Equities have a number of things pushing them higher: corporate profits are strong, merger and acquisition activity is picking up, there is some nascent capital expenditure, and improvement in corporate debt issuance, he says.
The Federal Reserve has said it will remain accommodative. US data may have been weak, but eurozone and Asian data has surprised markets with its strength, he adds.
Pulling stocks in the opposite direction is a lack of corporate and consumer confidence, driven by weakness in the job market. Doll believes this remains the biggest single threat to the economic recovery.
In the US, the housing market continues to disappoint and deleveraging poses a threat across the board.
That said, Doll thinks a double dip remains unlikely. Although recovery will be slow, there has already been substantial progress and he is particularly encouraged by the resilience of the corporate sector.
"There are a number of downside risks and the economy remains fragile....but we maintain our view that the US economy is unlikely to experience a double-dip recession and the global economy will not slide back into recession," he says.
The strength of corporate profits would usually signal a significant increase in spending, but corporates have been reluctant to reduce their cash levels, partly in response to uncertainty over legislative changes from the Obama administration.
However, Doll believes companies will shortly have to resign themselves to lower growth or put their excess capital to work, and there are signs that capital expenditure is increasing, he says.

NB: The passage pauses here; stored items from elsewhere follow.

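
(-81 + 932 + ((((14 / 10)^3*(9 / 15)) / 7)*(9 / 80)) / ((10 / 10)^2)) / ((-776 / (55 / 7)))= -468064553 / 54320000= -8.62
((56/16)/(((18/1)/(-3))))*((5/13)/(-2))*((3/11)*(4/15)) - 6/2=-2567/858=-2.99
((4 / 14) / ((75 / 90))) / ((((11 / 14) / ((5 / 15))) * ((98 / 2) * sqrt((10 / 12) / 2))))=16 * sqrt(15) / 13475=0.00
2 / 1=2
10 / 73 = 0.14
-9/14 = -0.64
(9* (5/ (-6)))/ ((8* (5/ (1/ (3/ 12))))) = -3/ 4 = -0.75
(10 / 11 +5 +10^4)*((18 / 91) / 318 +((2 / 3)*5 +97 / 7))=3911049710 / 22737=172012.57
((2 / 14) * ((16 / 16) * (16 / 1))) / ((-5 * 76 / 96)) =-0.58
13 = 13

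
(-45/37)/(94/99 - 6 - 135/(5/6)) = 4455/611906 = 0.01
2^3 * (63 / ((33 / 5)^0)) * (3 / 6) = 252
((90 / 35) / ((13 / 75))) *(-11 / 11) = -1350 / 91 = -14.84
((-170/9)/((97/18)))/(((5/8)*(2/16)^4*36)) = -557056/873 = -638.09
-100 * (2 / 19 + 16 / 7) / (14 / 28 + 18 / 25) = -195.98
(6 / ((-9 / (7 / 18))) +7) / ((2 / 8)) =728 / 27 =26.96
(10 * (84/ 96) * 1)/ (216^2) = 35/ 186624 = 0.00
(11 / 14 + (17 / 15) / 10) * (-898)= -423856 / 525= -807.34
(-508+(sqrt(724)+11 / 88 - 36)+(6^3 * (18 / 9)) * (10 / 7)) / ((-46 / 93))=-381579 / 2576 - 93 * sqrt(181) / 23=-202.53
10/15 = 2/3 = 0.67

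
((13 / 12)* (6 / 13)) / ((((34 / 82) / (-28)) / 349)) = -200326 / 17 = -11783.88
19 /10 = 1.90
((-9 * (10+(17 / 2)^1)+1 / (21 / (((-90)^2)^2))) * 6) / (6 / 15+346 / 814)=267018469245 / 11753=22719175.47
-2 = -2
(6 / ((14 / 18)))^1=54 / 7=7.71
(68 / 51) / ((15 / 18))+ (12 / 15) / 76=153 / 95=1.61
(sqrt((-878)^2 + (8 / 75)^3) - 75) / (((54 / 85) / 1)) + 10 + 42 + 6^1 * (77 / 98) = -7729 / 126 + 17 * sqrt(243912516009) / 6075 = 1320.70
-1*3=-3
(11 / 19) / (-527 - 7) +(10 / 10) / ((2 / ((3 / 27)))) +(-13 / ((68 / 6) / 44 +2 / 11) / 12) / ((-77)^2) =25718351 / 475776378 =0.05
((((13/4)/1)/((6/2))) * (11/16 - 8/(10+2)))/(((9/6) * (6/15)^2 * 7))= 0.01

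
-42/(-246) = 7/41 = 0.17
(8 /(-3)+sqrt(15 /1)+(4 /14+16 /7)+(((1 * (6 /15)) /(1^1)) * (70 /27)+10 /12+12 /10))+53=sqrt(15)+105793 /1890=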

"The growth in corporate profits and the ongoing decline in corporate credit spreads are forecasting economic strength. In fact, corporate profit margins as a percentage of GDP are near 40-year highs," he adds.
The strategist expects the S&P to trade in a narrow range between 1,020 and 1,120 until the economic outlook improves.
"We do not expect to see a dramatic breakout of this range at the current time, but do believe that as economic conditions slowly improve, the positive forces should win out."